Renovação: a marca das eleições 2018

As eleições deste ano para presidente, vice, senadores, governadores, vices, deputados federais e estaduais, que terá seu desfecho final neste domingo, 28, entre o deputado federal Jair Bolsonaro (PSL) e o ex-prefeito de São Paulo e ex-ministro Fernando Haddad (PT), entrará para a história como uma das mais ferrenhas eleições dos anos, com a tendência de o vencedor ganhar por um pequeno percentual, conforme as previsões de vários institutos de pesquisas.

Premissa

Outra premissa que essa eleição deixará será a renovação, comprovada em praticamente todos os estados, a exemplo do Espírito Santo, onde os dois atuais senadores Magno Malta (PR) e Ricardo Ferraço (PSDB) serão substituídos a partir de fevereiro do próximo ano pelos novatos Fabiano Contarato (Rede) e Marcos do Val (PPS).

Renovação

Trazendo tal premissa para o futuro pleito de 2020, a tendência será a renovação nas eleições dos municípios capixabas, e por que não dizer em todo o país.

A ideia, ao que parece tem se alastrado como rastilho de pólvora, antecipando as discussões em torno das eleições de 2020, que na lógica começaria apenas no final de 2019 ou no mais tardar em março de 2020.

Talvez, movida pela polarização entre PT e PSL ou pela participação mais efetiva de grande parte da população.

Influência

Ao que tudo indica, o resultado da eleição entre Bolsonaro e Haddad tende a influenciar nas eleições municipais.
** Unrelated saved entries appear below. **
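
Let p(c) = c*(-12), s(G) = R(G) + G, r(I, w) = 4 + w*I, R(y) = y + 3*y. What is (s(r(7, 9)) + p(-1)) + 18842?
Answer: 19189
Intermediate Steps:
R(y) = 4*y
r(I, w) = 4 + I*w
s(G) = 5*G (s(G) = 4*G + G = 5*G)
p(c) = -12*c
(s(r(7, 9)) + p(-1)) + 18842 = (5*(4 + 7*9) - 12*(-1)) + 18842 = (5*(4 + 63) + 12) + 18842 = (5*67 + 12) + 18842 = (335 + 12) + 18842 = 347 + 18842 = 19189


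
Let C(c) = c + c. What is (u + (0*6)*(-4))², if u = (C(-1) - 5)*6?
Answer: 1764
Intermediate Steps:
C(c) = 2*c
u = -42 (u = (2*(-1) - 5)*6 = (-2 - 5)*6 = -7*6 = -42)
(u + (0*6)*(-4))² = (-42 + (0*6)*(-4))² = (-42 + 0*(-4))² = (-42 + 0)² = (-42)² = 1764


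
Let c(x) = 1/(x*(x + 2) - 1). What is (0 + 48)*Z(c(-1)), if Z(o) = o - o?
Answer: 0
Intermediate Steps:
c(x) = 1/(-1 + x*(2 + x)) (c(x) = 1/(x*(2 + x) - 1) = 1/(-1 + x*(2 + x)))
Z(o) = 0
(0 + 48)*Z(c(-1)) = (0 + 48)*0 = 48*0 = 0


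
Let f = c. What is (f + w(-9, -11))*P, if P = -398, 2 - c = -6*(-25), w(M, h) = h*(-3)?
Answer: 45770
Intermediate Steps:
w(M, h) = -3*h
c = -148 (c = 2 - (-6)*(-25) = 2 - 1*150 = 2 - 150 = -148)
f = -148
(f + w(-9, -11))*P = (-148 - 3*(-11))*(-398) = (-148 + 33)*(-398) = -115*(-398) = 45770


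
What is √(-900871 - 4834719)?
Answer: I*√5735590 ≈ 2394.9*I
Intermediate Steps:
√(-900871 - 4834719) = √(-5735590) = I*√5735590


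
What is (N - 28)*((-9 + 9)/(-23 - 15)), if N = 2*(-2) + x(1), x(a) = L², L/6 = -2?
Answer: 0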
O PSL é o partido que mais cresceu no país.  Na eleição do último dia 07 de outubro, o partido de Bolsonaro elegeu o segundo maior número de deputados federais.

Crescimento do PSL

O PT tinha 68 deputados federais, caiu para 55; o MDB tinha 66 parlamentares na Casa, e amargou a maior queda, um total de 35 deputados, ficando com apenas 31; o PSDB caiu de 54 deputados para 29, e por outro lado o PSL que tinha apenas 1 deputado federal, aumentou para 52 parlamentares, figurando como a segunda maior bancada da Câmara dos Deputados, ficando atrás apenas do PT.

Bancadas

As bancadas ficarão assim a partir de fevereiro de 2019: PT – 56 deputados; PSL – 52; PP – 37; MDB – 34; PSD – 34; PR – 33; PSB – 32; PRB – 30; PSDB – 29; DEM – 29; PDT – 28; SD – 13; Podemos – 11; PTB – 10; PSOL – 10; PCdoB – 9; PROS – 8; PPS – 8; Novo – 8, e os demais partidos ficaram com menos de 7 deputados.

PSL capixaba

O PSL elegeu a deputada federal Soaya Manato e quatro deputados estaduais: Delegado Danilo Bahiense, Capitão Assumção, Coronel Alexandre Quintino e o radialista Torino Marques.
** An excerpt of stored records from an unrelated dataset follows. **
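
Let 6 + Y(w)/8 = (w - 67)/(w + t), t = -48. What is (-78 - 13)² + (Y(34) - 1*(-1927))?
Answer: 71252/7 ≈ 10179.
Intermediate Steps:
Y(w) = -48 + 8*(-67 + w)/(-48 + w) (Y(w) = -48 + 8*((w - 67)/(w - 48)) = -48 + 8*((-67 + w)/(-48 + w)) = -48 + 8*(-67 + w)/(-48 + w))
(-78 - 13)² + (Y(34) - 1*(-1927)) = (-78 - 13)² + (8*(221 - 5*34)/(-48 + 34) - 1*(-1927)) = (-91)² + (8*(221 - 170)/(-14) + 1927) = 8281 + (8*(-1/14)*51 + 1927) = 8281 + (-204/7 + 1927) = 8281 + 13285/7 = 71252/7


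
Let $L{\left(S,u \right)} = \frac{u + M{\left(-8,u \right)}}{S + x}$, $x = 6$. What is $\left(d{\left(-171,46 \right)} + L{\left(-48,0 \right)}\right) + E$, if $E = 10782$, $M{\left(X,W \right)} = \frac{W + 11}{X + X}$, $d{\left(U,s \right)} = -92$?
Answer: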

Liderando a bancada, Capitão Assumção está pleiteando a disputa da presidência da Assembleia Legislativa.  A eleição ocorrerá no dia 1º de fevereiro de 2019.
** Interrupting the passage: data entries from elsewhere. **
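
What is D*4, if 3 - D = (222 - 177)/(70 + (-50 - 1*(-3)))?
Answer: 96/23 ≈ 4.1739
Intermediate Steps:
D = 24/23 (D = 3 - (222 - 177)/(70 + (-50 - 1*(-3))) = 3 - 45/(70 + (-50 + 3)) = 3 - 45/(70 - 47) = 3 - 45/23 = 24/23 ≈ 1.0435)
D*4 = (24/23)*4 = 96/23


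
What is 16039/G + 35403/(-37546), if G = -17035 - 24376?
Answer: -2068273927/1554817406 ≈ -1.3302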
Capitão Assumção considera normal o fato dele em nome do grupo, pleitear a disputa da presidência. Foto: Google

Não aos ‘ficha suja’

Em Boa Esperança por exemplo, já é grande o interesse de dezenas de pessoas das mais diferentes ocupações e classes sociais em se filiar ao PSL, seguindo a onda ‘bolsonariana’, com expectativa de crescimento, caso Bolsonaro seja eleito presidente do Brasil neste domingo, 28.

O presidente do PSL no Espírito Santo, o deputado federal Carlos Manato, que ficou em segundo lugar como candidato ao Governo, já declarou que ficha suja não tem espaço na sigla.

Levando a crer que o partido cresça em território capixaba com gente nova e logicamente com candidatos a prefeito, vice e vereadores novatos.

Benefícios

Na hora das coligações majoritárias os candidatos a prefeito procuram formar aliança com os partidos que tenham maior número de deputados eleitos na eleição anterior, visando o maior tempo de propaganda, seja no rádio e tv, além dos recursos do Fundo Partidário, mesmo que esses quase nunca chegam em municípios pequenos.

A eleição de 2020 também terá o financiamento público de campanha como na de 2018, e novamente o destaque ficará com as siglas que mais elegeram deputados em 2018: PT, PSL, PP, MDB, PSD, PR, PSB, PRB, PSDB, DEM, PDT, seguidas das demais.

Renovação

Voltando a onda da renovação. Conforme o posicionamento de Romualdo e Lauro, há uma expectativa de que vários outros nomes entrem no páreo, buscando o espaço para a disputa.

Na lista aparecem vereadores, secretários, empresários, profissionais liberais e agricultores. Pelo menos até agora!